The Artifacts event has been interesting so far, but interesting is all it will ever be if not for its latest issue. Shocking revelations abound, and eagle-eyed fans will be more than happy with all the little character moments writer Ron Marz threw in here for good mesure.

It's all well and good, if not for the terribly busy art. Heck, 'busy' might be an understatement. Whilce Portacio and Joe Weems lay down the crosshatching pretty thick, and everybody is a mess of lines and detail that made it a chore to read.

Still, I could forgive Artifacts due to the fact that we're past the setup now, and the payoff is not that far behind. The shock ending was pretty well done, and once again it's made me want to wait next month for the inevitable next issue. This gets a 3.5 out of 5.

It's a pretty okay event week, and that's more than I can expect from these kinds of books.

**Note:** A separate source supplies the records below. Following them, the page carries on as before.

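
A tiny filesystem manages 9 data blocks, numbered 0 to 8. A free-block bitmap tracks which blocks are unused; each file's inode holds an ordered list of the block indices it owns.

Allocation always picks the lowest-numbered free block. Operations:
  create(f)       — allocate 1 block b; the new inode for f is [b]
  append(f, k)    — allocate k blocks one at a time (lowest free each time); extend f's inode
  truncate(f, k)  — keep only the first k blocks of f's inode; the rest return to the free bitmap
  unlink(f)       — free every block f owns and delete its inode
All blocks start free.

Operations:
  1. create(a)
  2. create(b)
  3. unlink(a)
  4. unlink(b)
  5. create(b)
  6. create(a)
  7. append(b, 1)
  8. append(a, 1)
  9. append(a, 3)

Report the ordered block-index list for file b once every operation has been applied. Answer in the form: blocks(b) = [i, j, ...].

  1. create(a)  ⇒  F........  {a→[0]}
  2. create(b)  ⇒  FF.......  {a→[0]; b→[1]}
  3. unlink(a)  ⇒  .F.......  {b→[1]}
  4. unlink(b)  ⇒  .........  {}
  5. create(b)  ⇒  F........  {b→[0]}
  6. create(a)  ⇒  FF.......  {a→[1]; b→[0]}
  7. append(b, 1)  ⇒  FFF......  {a→[1]; b→[0, 2]}
  8. append(a, 1)  ⇒  FFFF.....  {a→[1, 3]; b→[0, 2]}
  9. append(a, 3)  ⇒  FFFFFFF..  {a→[1, 3, 4, 5, 6]; b→[0, 2]}

blocks(b) = [0, 2]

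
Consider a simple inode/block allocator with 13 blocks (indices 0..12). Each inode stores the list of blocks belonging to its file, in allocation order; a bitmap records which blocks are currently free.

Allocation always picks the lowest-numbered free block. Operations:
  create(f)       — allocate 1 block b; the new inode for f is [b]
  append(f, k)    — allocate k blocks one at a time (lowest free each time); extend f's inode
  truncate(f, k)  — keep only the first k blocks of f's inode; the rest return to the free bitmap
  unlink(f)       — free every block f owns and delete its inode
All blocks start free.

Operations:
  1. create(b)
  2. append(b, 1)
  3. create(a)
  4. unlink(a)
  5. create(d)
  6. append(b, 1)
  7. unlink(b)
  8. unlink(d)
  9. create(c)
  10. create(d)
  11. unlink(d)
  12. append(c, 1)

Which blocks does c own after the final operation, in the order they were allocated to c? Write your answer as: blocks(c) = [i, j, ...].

blocks(c) = [0, 1]

  1. create(b)  ⇒  F............  {b→[0]}
  2. append(b, 1)  ⇒  FF...........  {b→[0, 1]}
  3. create(a)  ⇒  FFF..........  {a→[2]; b→[0, 1]}
  4. unlink(a)  ⇒  FF...........  {b→[0, 1]}
  5. create(d)  ⇒  FFF..........  {b→[0, 1]; d→[2]}
  6. append(b, 1)  ⇒  FFFF.........  {b→[0, 1, 3]; d→[2]}
  7. unlink(b)  ⇒  ..F..........  {d→[2]}
  8. unlink(d)  ⇒  .............  {}
  9. create(c)  ⇒  F............  {c→[0]}
  10. create(d)  ⇒  FF...........  {c→[0]; d→[1]}
  11. unlink(d)  ⇒  F............  {c→[0]}
  12. append(c, 1)  ⇒  FF...........  {c→[0, 1]}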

Let's just hope it builds up to something awesome! What did you think of Fear Itself? Artifacts? Leave me a comment and let's talk about it! Thanks for reading.

Wednesday, May 04, 2011

Webcomics I Love: Doctor Cat

I'm just going to get personal here for a moment...because today is my girlfriend's birthday! Happy Birthday, sweetie! To comemmorate this momentous occasion, all this month I will be featuring webcomics about a subject near and dear to both our hearts: cats!

Yes, cats. Those frisky, furry felines will be the subject of this month's series of Webcomics I Love, and we'll be starting off with what is probably the most adorable cat webcomic I have ever seen: Doctor Cat! (

Doctor Cat is the brainchild of a certain Sarah Sobole, and it's about a doctor who happens to be a cat, and all the hilarity that entails. It runs pretty much how you'd expect a comic like this to run, but for me, it's selling point is the mind-numbingly adorable art. You'd be hard-pressed to find a cuter-looking cat comic like this, aside from Neko Ramen. Seriously. I'd buy a shirt if I had the money.

It's just starting out, but I predict this will be pretty much aces. So go read and bookmark Doctor Cat right now!

Don't open this at work though, or you'll get a memo for squeeing too loud.

Monday, May 02, 2011

Bishoujo Marvel Heroines Monday

Because sometimes all a good day really needs is a dose of pretty Marvel babes drawn by Shunya Yamashita  No, really. I did the math.